Nickey Diamond, seorang spesialis HAM Myanmar yang bekerja dengan organisasi Fortify Rights menyambut baik informasi baru ini.
“Laporan ini merugikan militer dan 'kroni-kroni mereka' yang memiliki hubungan keuangan dan ekonomi dengan militer. Ini adalah satu langkah lebih dekat bagi negara-negara Barat untuk menjatuhkan sanksi terhadap mereka, ”kata Nickey Diamond kepada RFA.
Kejahatan kemanusiaan
Laporan investigasi tim pencari fakta PBB itu kembali memperkuat rekomendasi tahun lalu yang disiapkan oleh para ahli misi yang mendokumentasikan militer Myanmar apa yang digambarkan sebagai pelanggaran "brutal" terhadap HAM kelompok etnis minoritas, termasuk "operasi pembersihan" terhadap Rohingya yang dimulai pada 25 Agustus 2017.
Dalam laporan tahun 2018 disebutkan bahwa pasukan keamanan Myanmar membunuh ribuan warga sipil Rohingya, memperkosa dan melecehkan para perempuan dan gadis etnis minoritas itu serta membumihanguskan desa-desa mereka.
Dalam laporan yang dirilis Senin disebutkan bahwa 45 perusahaan dan organisasi di Myanmar menyumbangkan lebih 10 juta dolar kepada militer dalam beberapa minggu setelah dimulainya penumpasan etnis Rohingya tahun 2017.

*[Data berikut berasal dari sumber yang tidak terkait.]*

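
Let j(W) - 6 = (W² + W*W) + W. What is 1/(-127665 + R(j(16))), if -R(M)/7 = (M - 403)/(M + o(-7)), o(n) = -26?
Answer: -508/64854737 ≈ -7.8329e-6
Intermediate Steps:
j(W) = 6 + W + 2*W² (j(W) = 6 + ((W² + W*W) + W) = 6 + ((W² + W²) + W) = 6 + (2*W² + W) = 6 + (W + 2*W²) = 6 + W + 2*W²)
R(M) = -7*(-403 + M)/(-26 + M) (R(M) = -7*(M - 403)/(M - 26) = -7*(-403 + M)/(-26 + M))
1/(-127665 + R(j(16))) = 1/(-127665 + 7*(403 - (6 + 16 + 2*16²))/(-26 + (6 + 16 + 2*16²))) = 1/(-127665 + 7*(403 - (6 + 16 + 2*256))/(-26 + (6 + 16 + 2*256))) = 1/(-127665 + 7*(403 - (6 + 16 + 512))/(-26 + (6 + 16 + 512))) = 1/(-127665 + 7*(403 - 1*534)/(-26 + 534)) = 1/(-127665 + 7*(403 - 534)/508) = 1/(-127665 + 7*(1/508)*(-131)) = 1/(-127665 - 917/508) = 1/(-64854737/508) = -508/64854737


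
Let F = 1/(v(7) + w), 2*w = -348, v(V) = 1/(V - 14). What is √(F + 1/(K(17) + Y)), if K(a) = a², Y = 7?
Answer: I*√76945718/180412 ≈ 0.048621*I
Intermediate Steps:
v(V) = 1/(-14 + V)
w = -174 (w = (½)*(-348) = -174)
F = -7/1219 (F = 1/(1/(-14 + 7) - 174) = 1/(1/(-7) - 174) = 1/(-⅐ - 174) = 1/(-1219/7) = -7/1219 ≈ -0.0057424)
√(F + 1/(K(17) + Y)) = √(-7/1219 + 1/(17² + 7)) = √(-7/1219 + 1/(289 + 7)) = √(-7/1219 + 1/296) = √(-853/360824) = I*√76945718/180412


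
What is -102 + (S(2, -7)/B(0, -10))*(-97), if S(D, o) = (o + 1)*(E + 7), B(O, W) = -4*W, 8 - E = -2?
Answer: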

"Para pejabat perusahaan-perusahaan itu harus diselidiki dengan pandangan untuk penuntutan pidana karena memberikan kontribusi substansial dan langsung ke komisi kejahatan di bawah hukum internasional, termasuk kejahatan terhadap kemanusiaan," ujar Sidoti.
“Temuan misi dari penyelidikan ini memberi masyarakat internasional pemahaman yang lebih lengkap tentang krisis HAM Myanmar; salah satu yang harus memaksa komunitas internasional dan masing-masing negara untuk mengambil pendekatan multilateral terkoordinasi untuk pertanggungjawaban, keadilan dan mengakhiri krisis HAM di Myanmar, ” kata pakar misi Radhika Coomaraswamy.
Sekitar 1,2 juta pengungsi Rohingya tinggal di kamp-kamp pengungsian di Bangladesh tenggara, beberapa dari mereka telah melarikan diri ke sana dari kekerasan sebelumnya di Myanmar.
Para pengungsi Rohingya mengatakan mereka tak akan kembali ke Myanmar kecuali diberikan kewarganegaraan penuh dan jaminan keselamatan di negara yang menganggap mereka imigran ilegal asal Bangladesh, menyangkal kewarganegaraan, dan melakukan diskriminasi secara sistematis.
Kyaw Htoon Naing dan Thet Su Aung dari RFA Myanmar Service di Washington ikut berkontribusi dalam laporan ini.